Itsunori Onodera, the Japanese Minister of Defence, spoke in the press conference in the morning of 29th October that the recent “invasions” of the Chinese in the territorial waters near Diaoyu Islands/Senkaku Islands, have stepped into the grey zone between peaceful period and the state of emergency. Such statement reignited the tension on Sino-Japanese relations.
There is nothing more to talk between China and Japan. Only mutual attacks and warnings remain. Both sides are firm on their grounds and no one is willing to concede. Each side is cautious to test the bottom line of the other on one hand, and get prepared for military conflicts on the other.
The U.S. casts a great shadow on Sino-Japanese relations. It is quite probable the provocations from Japanese are connived by the Americans, yet the Japanese has no idea what kind of assistance they can get in case military conflicts break out. Although it is quite apparent that the U.S. and Japan are on the same side, the U.S. never gives up its role as a mediator to balance the power of the two sides. If China and Japan engage in military conflicts, it will be a hard decision for the U.S. to decide what kind of intervention to take.
As long as the U.S. refrains from supporting Japan to go to war with China publicly, we can ignore the attitude of the U.S. by concentrating on contending Japanese provocations. Though Japan is arrogant in its words, the lacking of confidence is quite apparent. If it is not the case, Japanese officials don’t need to show their determination publicly by repeating their words, and to request the U.S. to clarify its role in every possible occasion.
China has been refusing to meet Japanese senior officials. China only reiterates its position through the spokesmen of the Ministries of Foreign Affairs and Defence, casting a great contrast with the actions of the Japanese, with its Prime Minister and the heads of ministries requesting dialogues with China. China has already got an upper hand against Japan psychologically. Japan can do no more but to play rascal tricks to get attention from China.
Japanese plot to nationalize Senkaku Islands was a total failure. The current Japanese “effective control” on the Islands was undermined by China. Japan showed its weakness in front of Chinese determined counterattacks. Japan is taking steps to reaffirm its bottom lines against further actions from China to safeguard its sovereignty in the Islands.
As it is not a realistic objective for China to retake the Islands now, the new order may be possibly formed by the two sides under current tensions.
The threats from Japan to shoot down unmanned aerial vehicles and the hostile comments from Japanese officials are tricks on the bargaining table. Though Japan seems to insist on the line-to-take in denying any territorial conflicts ever exist over the Islands, it can do nothing but to keep an open eye to Chinese official vessels cruising the territorial waters around the Islands routinely and the Chinese vessels entering 12 knots of territorial waters.

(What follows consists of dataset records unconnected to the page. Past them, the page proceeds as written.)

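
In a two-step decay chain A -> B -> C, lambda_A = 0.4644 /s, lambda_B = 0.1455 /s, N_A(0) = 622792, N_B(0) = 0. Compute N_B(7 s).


N_B(t) = lambda_A * N_A0 / (lambda_B - lambda_A) * [exp(-lambda_A*t) - exp(-lambda_B*t)]
exp(-0.4644*7) = 0.03874320; exp(-0.1455*7) = 0.3611362
N_B = 0.4644 * 622792 / (0.1455 - 0.4644) * (0.03874320 - 0.3611362)
N_B = 292393

292393


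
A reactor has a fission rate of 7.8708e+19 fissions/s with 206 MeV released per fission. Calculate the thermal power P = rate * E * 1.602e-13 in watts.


P = fission_rate * E_MeV * 1.602e-13
P = 7.8708e+19 * 206 * 1.602e-13
P = 2.5975e+09 W

2.5975e+09


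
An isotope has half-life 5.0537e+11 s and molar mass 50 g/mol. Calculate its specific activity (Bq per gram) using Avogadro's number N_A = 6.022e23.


lambda = ln(2) / t_half = ln(2) / 5.0537e+11 = 1.371564e-12 /s
SA = lambda * N_A / M
SA = 1.371564e-12 * 6.022e23 / 50
SA = 1.6519e+10 Bq/g

1.6519e+10


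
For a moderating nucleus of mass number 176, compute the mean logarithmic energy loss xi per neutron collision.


xi = 1 + (A-1)^2/(2A) * ln((A-1)/(A+1))
xi = 1 + (176-1)^2/(2*176) * ln((176-1)/(176 +1))
xi = 0.011321

0.011321


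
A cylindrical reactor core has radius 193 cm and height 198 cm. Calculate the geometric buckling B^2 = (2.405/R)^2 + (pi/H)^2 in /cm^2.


B^2 = (2.405/R)^2 + (pi/H)^2
B^2 = (2.405/193)^2 + (pi/198)^2
B^2 = 4.0703e-04 /cm^2

4.0703e-04


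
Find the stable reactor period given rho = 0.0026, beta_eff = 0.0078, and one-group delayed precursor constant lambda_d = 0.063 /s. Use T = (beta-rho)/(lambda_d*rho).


T = (beta - rho) / (lambda_d * rho)
T = (0.0078 - 0.0026) / (0.063 * 0.0026)
T = 31.746 s

31.746


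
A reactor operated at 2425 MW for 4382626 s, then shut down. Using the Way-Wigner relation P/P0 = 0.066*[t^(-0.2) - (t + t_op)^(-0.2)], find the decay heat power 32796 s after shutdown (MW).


P/P0 = 0.066 * [t^(-0.2) - (t + t_op)^(-0.2)]
P/P0 = 0.066 * [32796^(-0.2) - (32796 + 4382626)^(-0.2)]
P/P0 = 0.066 * [0.1249786 - 0.04688194] = 0.005154380
P = 2425 * 0.005154380 = 12.499 MW

12.499


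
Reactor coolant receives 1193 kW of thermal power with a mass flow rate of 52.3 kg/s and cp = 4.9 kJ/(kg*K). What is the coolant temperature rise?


dT = Q / (m_dot * cp)
dT = 1193 / (52.3 * 4.9)
dT = 4.6552 C

4.6552


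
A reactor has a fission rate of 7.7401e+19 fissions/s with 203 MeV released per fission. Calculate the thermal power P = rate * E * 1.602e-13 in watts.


P = fission_rate * E_MeV * 1.602e-13
P = 7.7401e+19 * 203 * 1.602e-13
P = 2.5171e+09 W

2.5171e+09


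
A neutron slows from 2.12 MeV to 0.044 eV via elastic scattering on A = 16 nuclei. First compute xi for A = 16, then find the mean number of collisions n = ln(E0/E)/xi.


xi = 1 + (A-1)^2/(2A)*ln((A-1)/(A+1)) = 0.1199467 (for A = 16)
n = ln(E0/E) / xi
n = ln(2.12e6 / 0.044) / 0.1199467
n = ln(4.818182e+07) / 0.1199467 = 147.49

147.49


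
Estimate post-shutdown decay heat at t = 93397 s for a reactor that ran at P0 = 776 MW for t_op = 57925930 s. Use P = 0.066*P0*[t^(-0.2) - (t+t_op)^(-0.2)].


P/P0 = 0.066 * [t^(-0.2) - (t + t_op)^(-0.2)]
P/P0 = 0.066 * [93397^(-0.2) - (93397 + 57925930)^(-0.2)]
P/P0 = 0.066 * [0.1013756 - 0.02800822] = 0.004842247
P = 776 * 0.004842247 = 3.7576 MW

3.7576


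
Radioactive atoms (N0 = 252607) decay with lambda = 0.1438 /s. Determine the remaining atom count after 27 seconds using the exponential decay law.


N = N0 * exp(-lambda * t)
N = 252607 * exp(-0.1438 * 27)
N = 5203.0

5203.0


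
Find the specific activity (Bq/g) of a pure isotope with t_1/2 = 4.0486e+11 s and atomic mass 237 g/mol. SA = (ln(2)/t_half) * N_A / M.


lambda = ln(2) / t_half = ln(2) / 4.0486e+11 = 1.712066e-12 /s
SA = lambda * N_A / M
SA = 1.712066e-12 * 6.022e23 / 237
SA = 4.3502e+09 Bq/g

4.3502e+09


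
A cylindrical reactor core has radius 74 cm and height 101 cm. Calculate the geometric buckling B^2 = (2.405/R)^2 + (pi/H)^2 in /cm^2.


B^2 = (2.405/R)^2 + (pi/H)^2
B^2 = (2.405/74)^2 + (pi/101)^2
B^2 = 0.0020238 /cm^2

0.0020238


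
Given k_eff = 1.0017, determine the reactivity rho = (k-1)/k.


rho = (k_eff - 1) / k_eff
rho = (1.0017 - 1) / 1.0017
rho = 0.0016971

0.0016971


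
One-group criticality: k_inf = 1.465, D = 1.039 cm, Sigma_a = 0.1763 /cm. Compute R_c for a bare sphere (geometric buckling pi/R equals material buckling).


L^2 = D / Sigma_a = 1.039 / 0.1763 = 5.893364 cm^2
B_m^2 = (k_inf - 1) / L^2 = (1.465 - 1) / 5.893364 = 0.07890230 /cm^2
For a bare sphere: B_g = pi/R, so R_c = pi / sqrt(B_m^2)
R_c = pi / sqrt(0.07890230) = 11.184 cm

11.184


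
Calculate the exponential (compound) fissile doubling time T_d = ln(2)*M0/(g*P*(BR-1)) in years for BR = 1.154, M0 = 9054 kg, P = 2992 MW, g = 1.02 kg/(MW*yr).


Breeding gain G = BR - 1 = 1.154 - 1 = 0.154
Fissile production rate = g * P * G = 1.02 * 2992 * 0.154 = 469.98336 kg/yr
T_d = ln(2) * M0 / (g * P * G)
T_d = ln(2) * 9054 / 469.98336 = 13.353 yr

13.353


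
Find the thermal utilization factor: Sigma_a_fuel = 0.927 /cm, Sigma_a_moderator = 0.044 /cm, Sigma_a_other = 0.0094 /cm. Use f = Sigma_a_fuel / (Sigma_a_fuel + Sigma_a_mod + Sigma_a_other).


f = Sigma_a_fuel / (Sigma_a_fuel + Sigma_a_mod + Sigma_a_other)
f = 0.927 / (0.927 + 0.044 + 0.0094)
f = 0.94553

0.94553


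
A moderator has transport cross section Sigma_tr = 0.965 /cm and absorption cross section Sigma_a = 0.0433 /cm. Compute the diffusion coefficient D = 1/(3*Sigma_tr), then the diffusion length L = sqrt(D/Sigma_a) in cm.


D = 1 / (3 * Sigma_tr) = 1 / (3 * 0.965) = 0.3454231 cm
L = sqrt(D / Sigma_a)
L = sqrt(0.3454231 / 0.0433)
L = 2.8244 cm

2.8244


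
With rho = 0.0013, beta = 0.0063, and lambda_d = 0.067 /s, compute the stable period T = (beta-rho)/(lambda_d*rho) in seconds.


T = (beta - rho) / (lambda_d * rho)
T = (0.0063 - 0.0013) / (0.067 * 0.0013)
T = 57.405 s

57.405


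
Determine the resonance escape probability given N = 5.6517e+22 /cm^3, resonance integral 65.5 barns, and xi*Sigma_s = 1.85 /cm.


p = exp(-N * I * 1e-24 / (xi*Sigma_s))
p = exp(-5.6517e+22 * 65.5 * 1e-24 / 1.85)
p = 0.13520

0.13520


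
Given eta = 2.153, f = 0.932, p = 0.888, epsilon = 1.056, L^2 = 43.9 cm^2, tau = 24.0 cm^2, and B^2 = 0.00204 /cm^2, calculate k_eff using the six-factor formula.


k_inf = eta*f*p*eps = 2.153*0.932*0.888*1.056 = 1.881641
P_TNL = 1/(1 + L^2*B^2) = 1/(1 + 43.9*0.00204) = 0.9178051
P_FNL = exp(-B^2*tau) = exp(-0.00204*24.0) = 0.9522192
k_eff = k_inf * P_TNL * P_FNL = 1.881641 * 0.9178051 * 0.9522192
k_eff = 1.6445

1.6445


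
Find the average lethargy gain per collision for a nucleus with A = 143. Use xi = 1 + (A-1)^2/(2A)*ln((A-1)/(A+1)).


xi = 1 + (A-1)^2/(2A) * ln((A-1)/(A+1))
xi = 1 + (143-1)^2/(2*143) * ln((143-1)/(143 +1))
xi = 0.013921

0.013921


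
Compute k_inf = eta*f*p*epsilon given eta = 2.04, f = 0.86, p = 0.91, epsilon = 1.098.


k_inf = eta * f * p * epsilon
k_inf = 2.04 * 0.86 * 0.91 * 1.098
k_inf = 1.7530

1.7530


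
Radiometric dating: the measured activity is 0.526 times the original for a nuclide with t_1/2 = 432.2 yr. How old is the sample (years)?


lambda = ln(2) / t_half = ln(2) / 432.2 = 0.001603765 /yr
t = -ln(A/A0) / lambda
t = -ln(0.526) / 0.001603765
t = 400.59 yr

400.59


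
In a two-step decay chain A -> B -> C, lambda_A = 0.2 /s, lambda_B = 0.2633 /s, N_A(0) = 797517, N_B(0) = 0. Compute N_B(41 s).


N_B(t) = lambda_A * N_A0 / (lambda_B - lambda_A) * [exp(-lambda_A*t) - exp(-lambda_B*t)]
exp(-0.2*41) = 2.746536e-04; exp(-0.2633*41) = 2.049561e-05
N_B = 0.2 * 797517 / (0.2633 - 0.2) * (2.746536e-04 - 2.049561e-05)
N_B = 640.43

640.43


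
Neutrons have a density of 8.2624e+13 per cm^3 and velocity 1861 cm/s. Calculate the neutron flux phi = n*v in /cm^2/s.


phi = n * v
phi = 8.2624e+13 * 1861
phi = 1.5376e+17 /cm^2/s

1.5376e+17


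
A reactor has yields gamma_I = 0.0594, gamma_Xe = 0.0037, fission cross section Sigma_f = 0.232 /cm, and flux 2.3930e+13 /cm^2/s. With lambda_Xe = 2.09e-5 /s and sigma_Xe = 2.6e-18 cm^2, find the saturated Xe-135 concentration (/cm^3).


Xe_eq = (gamma_I + gamma_Xe) * Sigma_f * phi / (lambda_Xe + sigma_Xe * phi)
Numerator = (0.0594 + 0.0037) * 0.232 * 2.3930e+13 = 3.503161e+11
Denominator = 2.09e-5 + 2.6e-18 * 2.3930e+13 = 8.311800e-05
Xe_eq = 3.503161e+11 / 8.311800e-05 = 4.2147e+15 /cm^3

4.2147e+15


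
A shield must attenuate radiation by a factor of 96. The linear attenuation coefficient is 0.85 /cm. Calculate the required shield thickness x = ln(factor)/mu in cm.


x = ln(factor) / mu
x = ln(96) / 0.85
x = 5.3698 cm

5.3698


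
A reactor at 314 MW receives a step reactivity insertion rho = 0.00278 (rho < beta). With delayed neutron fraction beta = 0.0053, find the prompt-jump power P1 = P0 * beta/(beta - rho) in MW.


P1/P0 = beta / (beta - rho)
P1/P0 = 0.0053 / (0.0053 - 0.00278) = 2.103175
P1 = 314 * 2.103175 = 660.40 MW

660.40


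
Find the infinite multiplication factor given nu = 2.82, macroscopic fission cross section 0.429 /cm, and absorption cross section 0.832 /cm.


k_inf = nu * Sigma_f / Sigma_a
k_inf = 2.82 * 0.429 / 0.832
k_inf = 1.4541

1.4541


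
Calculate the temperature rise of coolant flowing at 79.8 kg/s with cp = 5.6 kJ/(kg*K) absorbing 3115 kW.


dT = Q / (m_dot * cp)
dT = 3115 / (79.8 * 5.6)
dT = 6.9706 C

6.9706


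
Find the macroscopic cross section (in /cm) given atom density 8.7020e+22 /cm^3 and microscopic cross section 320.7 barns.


Sigma = N * sigma_barns * 1e-24
Sigma = 8.7020e+22 * 320.7 * 1e-24
Sigma = 27.907 /cm

27.907


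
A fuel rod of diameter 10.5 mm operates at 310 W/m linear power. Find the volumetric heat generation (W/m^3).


r = D / 2 / 1000 = 10.5 / 2 / 1000 = 0.00525 m
q''' = q' / (pi * r^2)
q''' = 310 / (pi * 0.00525^2)
q''' = 3.5801e+06 W/m^3

3.5801e+06


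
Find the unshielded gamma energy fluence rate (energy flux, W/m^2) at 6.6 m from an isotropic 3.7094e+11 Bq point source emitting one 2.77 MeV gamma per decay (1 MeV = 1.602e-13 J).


psi = A * E * 1.602e-13 / (4*pi*r^2)
psi = 3.7094e+11 * 2.77 * 1.602e-13 / (4*pi*6.6^2)
psi = 3.0071e-04 W/m^2

3.0071e-04


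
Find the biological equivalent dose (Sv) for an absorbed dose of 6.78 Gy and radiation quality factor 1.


H = D * Q
H = 6.78 * 1
H = 6.7800 Sv

6.7800


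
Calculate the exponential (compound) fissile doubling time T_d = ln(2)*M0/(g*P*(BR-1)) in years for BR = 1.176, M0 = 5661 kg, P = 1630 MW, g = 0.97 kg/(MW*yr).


Breeding gain G = BR - 1 = 1.176 - 1 = 0.176
Fissile production rate = g * P * G = 0.97 * 1630 * 0.176 = 278.2736 kg/yr
T_d = ln(2) * M0 / (g * P * G)
T_d = ln(2) * 5661 / 278.2736 = 14.101 yr

14.101


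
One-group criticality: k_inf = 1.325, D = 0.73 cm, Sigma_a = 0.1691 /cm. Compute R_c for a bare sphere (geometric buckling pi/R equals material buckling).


L^2 = D / Sigma_a = 0.73 / 0.1691 = 4.316972 cm^2
B_m^2 = (k_inf - 1) / L^2 = (1.325 - 1) / 4.316972 = 0.07528425 /cm^2
For a bare sphere: B_g = pi/R, so R_c = pi / sqrt(B_m^2)
R_c = pi / sqrt(0.07528425) = 11.450 cm

11.450


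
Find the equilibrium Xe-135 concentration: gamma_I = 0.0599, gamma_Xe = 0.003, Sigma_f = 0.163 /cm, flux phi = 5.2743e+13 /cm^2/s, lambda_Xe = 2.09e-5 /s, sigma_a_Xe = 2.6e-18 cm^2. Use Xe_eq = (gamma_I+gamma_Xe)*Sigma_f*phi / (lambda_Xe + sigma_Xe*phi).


Xe_eq = (gamma_I + gamma_Xe) * Sigma_f * phi / (lambda_Xe + sigma_Xe * phi)
Numerator = (0.0599 + 0.003) * 0.163 * 5.2743e+13 = 5.407582e+11
Denominator = 2.09e-5 + 2.6e-18 * 5.2743e+13 = 1.580318e-04
Xe_eq = 5.407582e+11 / 1.580318e-04 = 3.4218e+15 /cm^3

3.4218e+15


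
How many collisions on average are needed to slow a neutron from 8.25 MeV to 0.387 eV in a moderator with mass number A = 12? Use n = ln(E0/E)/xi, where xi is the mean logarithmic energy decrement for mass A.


xi = 1 + (A-1)^2/(2A)*ln((A-1)/(A+1)) = 0.1577690 (for A = 12)
n = ln(E0/E) / xi
n = ln(8.25e6 / 0.387) / 0.1577690
n = ln(2.131783e+07) / 0.1577690 = 106.96

106.96


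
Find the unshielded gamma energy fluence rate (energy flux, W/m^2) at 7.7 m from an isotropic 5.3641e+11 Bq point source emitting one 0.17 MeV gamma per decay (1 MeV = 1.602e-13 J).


psi = A * E * 1.602e-13 / (4*pi*r^2)
psi = 5.3641e+11 * 0.17 * 1.602e-13 / (4*pi*7.7^2)
psi = 1.9607e-05 W/m^2

1.9607e-05


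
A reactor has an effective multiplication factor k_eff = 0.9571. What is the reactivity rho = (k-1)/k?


rho = (k_eff - 1) / k_eff
rho = (0.9571 - 1) / 0.9571
rho = -0.044823

-0.044823


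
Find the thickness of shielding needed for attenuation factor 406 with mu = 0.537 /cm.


x = ln(factor) / mu
x = ln(406) / 0.537
x = 11.185 cm

11.185


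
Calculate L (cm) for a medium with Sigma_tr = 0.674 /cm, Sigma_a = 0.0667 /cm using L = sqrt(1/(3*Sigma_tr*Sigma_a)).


D = 1 / (3 * Sigma_tr) = 1 / (3 * 0.674) = 0.4945598 cm
L = sqrt(D / Sigma_a)
L = sqrt(0.4945598 / 0.0667)
L = 2.7230 cm

2.7230


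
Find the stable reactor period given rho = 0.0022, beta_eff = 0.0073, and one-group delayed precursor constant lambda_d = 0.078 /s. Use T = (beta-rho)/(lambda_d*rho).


T = (beta - rho) / (lambda_d * rho)
T = (0.0073 - 0.0022) / (0.078 * 0.0022)
T = 29.720 s

29.720


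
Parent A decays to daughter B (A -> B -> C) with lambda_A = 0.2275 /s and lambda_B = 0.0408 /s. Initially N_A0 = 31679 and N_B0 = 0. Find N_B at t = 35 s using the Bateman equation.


N_B(t) = lambda_A * N_A0 / (lambda_B - lambda_A) * [exp(-lambda_A*t) - exp(-lambda_B*t)]
exp(-0.2275*35) = 3.482813e-04; exp(-0.0408*35) = 0.2397880
N_B = 0.2275 * 31679 / (0.0408 - 0.2275) * (3.482813e-04 - 0.2397880)
N_B = 9242.8

9242.8


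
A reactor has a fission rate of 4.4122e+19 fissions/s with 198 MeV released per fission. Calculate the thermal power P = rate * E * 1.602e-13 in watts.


P = fission_rate * E_MeV * 1.602e-13
P = 4.4122e+19 * 198 * 1.602e-13
P = 1.3995e+09 W

1.3995e+09


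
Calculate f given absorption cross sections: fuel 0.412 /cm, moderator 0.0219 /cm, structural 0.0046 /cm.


f = Sigma_a_fuel / (Sigma_a_fuel + Sigma_a_mod + Sigma_a_other)
f = 0.412 / (0.412 + 0.0219 + 0.0046)
f = 0.93957

0.93957


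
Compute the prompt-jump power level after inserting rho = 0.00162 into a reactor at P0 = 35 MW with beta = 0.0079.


P1/P0 = beta / (beta - rho)
P1/P0 = 0.0079 / (0.0079 - 0.00162) = 1.257962
P1 = 35 * 1.257962 = 44.029 MW

44.029


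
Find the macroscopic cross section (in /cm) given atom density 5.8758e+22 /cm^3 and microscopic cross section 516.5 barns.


Sigma = N * sigma_barns * 1e-24
Sigma = 5.8758e+22 * 516.5 * 1e-24
Sigma = 30.349 /cm

30.349


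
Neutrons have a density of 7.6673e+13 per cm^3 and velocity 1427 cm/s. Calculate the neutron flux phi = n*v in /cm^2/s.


phi = n * v
phi = 7.6673e+13 * 1427
phi = 1.0941e+17 /cm^2/s

1.0941e+17


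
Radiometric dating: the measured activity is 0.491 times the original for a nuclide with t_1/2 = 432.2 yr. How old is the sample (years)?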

China and Japan are in the contest of determination. The result of such standoff affects the Sino-Japanese relations in foreseeable future.
China should not only maximize its current advantage in the dispute over the Islands, but should teach Japan a lesson through this event: provoking China will not bring any good to Japan. Even Japan is allied to the U.S., it still has no advantage in the dispute.
Prolonged confrontation between the two makes them strategic enemies. But China and American will not. China and the U.S. have many common interests and opportunities globally. Japan is the pawn of the U.S., not the vice versa.
As long as the situation on the Islands is off from the expectations of China, and that the Japanese insist on visiting the Yasukuni Shrine, China should keep on putting pressure on Japan. However, China doesn’t need to put the same pressure on itself by setting an unrealistic objective. China should put pressure on Japan, but not itself.
Let the Japanese senior officials to repeat their offensive empty statements. China just needs to keep its pressure on Japan being stable, consistent and sustainable, showing the power and dignity of a rising world power. China should at the same time show to be strategic self-restraint and rational, this can at last perish the determination of Japan.